A NORTH Yorkshire cheese maker which supplies its award-winning products to leading supermarkets is receiving Government help towards a £514,000 expansion project aimed at trebling production.

Animal Health Minister Elliot Morley said on Monday that Shepherd's Purse, at Newsham, near Thirsk, represented the kind of project the Government was keen to support.

Mr Morley's ministry, Defra, is giving a £154,000 grant to Shepherd's Purse towards an expansion programme involving a new cheese room, store and packing room.

This will allow production to increase to 280 tonnes a year and enable Shepherd's Purse to expand the present staff of nine to at least 25 over the next three years.

Mr Morley left for London with a boxed selection of cheeses after touring Shepherd's Purse, founded in 1987 by Judy Bell as part of a diversification scheme on the family farm at Leachfield Grange, Newsham.
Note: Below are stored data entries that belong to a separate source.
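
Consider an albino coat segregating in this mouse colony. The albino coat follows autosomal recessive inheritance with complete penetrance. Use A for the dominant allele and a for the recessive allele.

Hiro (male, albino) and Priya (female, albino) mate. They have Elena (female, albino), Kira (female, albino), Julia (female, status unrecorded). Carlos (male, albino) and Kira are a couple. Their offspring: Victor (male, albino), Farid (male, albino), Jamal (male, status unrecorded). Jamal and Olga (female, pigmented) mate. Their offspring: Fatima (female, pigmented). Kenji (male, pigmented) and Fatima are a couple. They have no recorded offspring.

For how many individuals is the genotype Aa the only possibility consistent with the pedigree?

Obligate heterozygotes: Fatima is pigmented so carries A and received a from Jamal (aa), so Fatima is Aa.
Every other individual is either homozygous by phenotype or has at least one consistent homozygous assignment, so the count is 1.

1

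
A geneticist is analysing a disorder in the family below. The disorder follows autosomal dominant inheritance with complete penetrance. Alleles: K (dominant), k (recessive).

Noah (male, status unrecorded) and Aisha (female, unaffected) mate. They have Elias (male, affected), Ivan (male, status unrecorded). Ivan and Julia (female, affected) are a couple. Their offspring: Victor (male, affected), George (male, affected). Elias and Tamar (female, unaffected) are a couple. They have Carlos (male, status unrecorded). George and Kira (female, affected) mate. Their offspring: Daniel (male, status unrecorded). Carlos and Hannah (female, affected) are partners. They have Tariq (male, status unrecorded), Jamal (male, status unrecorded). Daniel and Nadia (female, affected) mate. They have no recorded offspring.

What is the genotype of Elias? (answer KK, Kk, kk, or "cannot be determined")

Kk

From phenotype alone, Elias is KK or Kk.
Elias is affected so carries K and received k from Aisha (kk), so Elias is Kk.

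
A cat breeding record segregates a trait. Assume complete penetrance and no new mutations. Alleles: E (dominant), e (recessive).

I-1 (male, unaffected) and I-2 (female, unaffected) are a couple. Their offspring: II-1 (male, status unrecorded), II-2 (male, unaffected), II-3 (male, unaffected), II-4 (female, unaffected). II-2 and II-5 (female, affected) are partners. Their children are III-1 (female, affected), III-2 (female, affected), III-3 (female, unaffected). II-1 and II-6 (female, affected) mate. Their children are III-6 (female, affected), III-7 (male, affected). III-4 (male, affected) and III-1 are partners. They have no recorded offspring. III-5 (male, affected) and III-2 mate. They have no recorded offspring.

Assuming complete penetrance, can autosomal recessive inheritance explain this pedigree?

Yes

A consistent assignment under autosomal recessive exists: I-1 EE, I-2 Ee, II-1 Ee, II-2 Ee, II-3 EE, II-4 EE, II-5 ee, II-6 ee, III-1 ee, III-2 ee, III-3 Ee, III-4 ee, III-5 ee, III-6 ee, III-7 ee.
In this assignment every recorded phenotype matches its genotype and every non-founder's genotype is obtainable from its parents' genotypes, so the pedigree is consistent.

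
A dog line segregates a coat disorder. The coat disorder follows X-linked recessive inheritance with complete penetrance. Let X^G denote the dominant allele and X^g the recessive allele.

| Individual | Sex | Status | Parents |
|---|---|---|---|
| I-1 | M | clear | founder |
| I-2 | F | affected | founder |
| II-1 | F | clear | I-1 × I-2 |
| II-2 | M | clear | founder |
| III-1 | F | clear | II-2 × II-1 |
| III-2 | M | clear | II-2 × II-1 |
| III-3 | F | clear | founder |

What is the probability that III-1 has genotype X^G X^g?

II-2 is clear, so II-2 is X^G Y.
II-1 is clear so carries G and received g from I-2 (X^g X^g), so II-1 is X^G X^g.
Their cross gives offspring ratios 1/2 X^G X^G : 1/2 X^G X^g. Conditioning on III-1 being clear, P(X^G X^g) = 1/2 / 1 = 1/2.

1/2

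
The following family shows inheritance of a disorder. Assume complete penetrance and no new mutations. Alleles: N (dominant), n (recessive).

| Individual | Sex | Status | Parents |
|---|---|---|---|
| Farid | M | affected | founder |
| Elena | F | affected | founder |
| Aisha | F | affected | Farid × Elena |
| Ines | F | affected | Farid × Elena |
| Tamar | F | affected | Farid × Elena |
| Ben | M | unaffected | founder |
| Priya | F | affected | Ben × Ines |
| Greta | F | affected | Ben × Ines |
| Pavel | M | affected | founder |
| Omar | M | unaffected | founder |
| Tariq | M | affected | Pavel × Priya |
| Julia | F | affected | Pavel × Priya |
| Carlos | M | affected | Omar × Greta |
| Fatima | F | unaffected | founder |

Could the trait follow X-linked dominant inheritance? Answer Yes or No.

Yes

A consistent assignment under X-linked dominant exists: Farid X^N Y, Elena X^N X^N, Aisha X^N X^N, Ines X^N X^N, Tamar X^N X^N, Ben X^n Y, Priya X^N X^n, Greta X^N X^n, Pavel X^N Y, Omar X^n Y, Tariq X^N Y, Julia X^N X^N, Carlos X^N Y, Fatima X^n X^n.
In this assignment every recorded phenotype matches its genotype and every non-founder's genotype is obtainable from its parents' genotypes, so the pedigree is consistent.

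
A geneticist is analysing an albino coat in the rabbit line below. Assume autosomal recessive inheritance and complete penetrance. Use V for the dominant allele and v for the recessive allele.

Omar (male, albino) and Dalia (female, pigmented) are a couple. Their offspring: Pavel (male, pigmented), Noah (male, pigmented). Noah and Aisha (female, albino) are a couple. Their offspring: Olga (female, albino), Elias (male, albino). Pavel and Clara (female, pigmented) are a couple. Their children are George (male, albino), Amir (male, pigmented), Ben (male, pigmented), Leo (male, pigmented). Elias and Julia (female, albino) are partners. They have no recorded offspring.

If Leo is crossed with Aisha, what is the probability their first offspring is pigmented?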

To secure the Defra grant, equivalent to one-third of the eligible development costs of the expansion, Shepherd's Purse had to demonstrate that the growing demand for its products would create a sustainable rural business, helping local producers and increasing local employment without damaging the environment.

Shepherd's Purse uses cow, ewe and buffalo milk supplied by local farms.

A site has already been cleared for the expansion and Mrs Bell said production was continuing during building work with as little disruption as possible.

Two years ago the Yorkshire blue cheese introduced by Shepherd's Purse in 1994 appeared on the House of Commons menu as well as on Concorde and the Eurostar train.

Mrs Bell revealed on Monday that sales worth between £11,000 and £20,000 had been lost just before Christmas because a Whitby sheep flock, which had been a source of milk since 1992, had been culled in the foot-and-mouth crisis.

There were hopes of developing exports to Europe, notably Holland, but there were also potential markets in America and Japan.

A new organic blue cheese, using milk from Gordon Tweddle's Acorn Dairy at Darlington, was being launched at Easter.

Mr Morley said: "The product is doing very well in the UK and has enormous export potential. The expansion is very good news for the area and milk producers.

"This is the type of quality specialist food which we are very good at producing and which should be promoted more."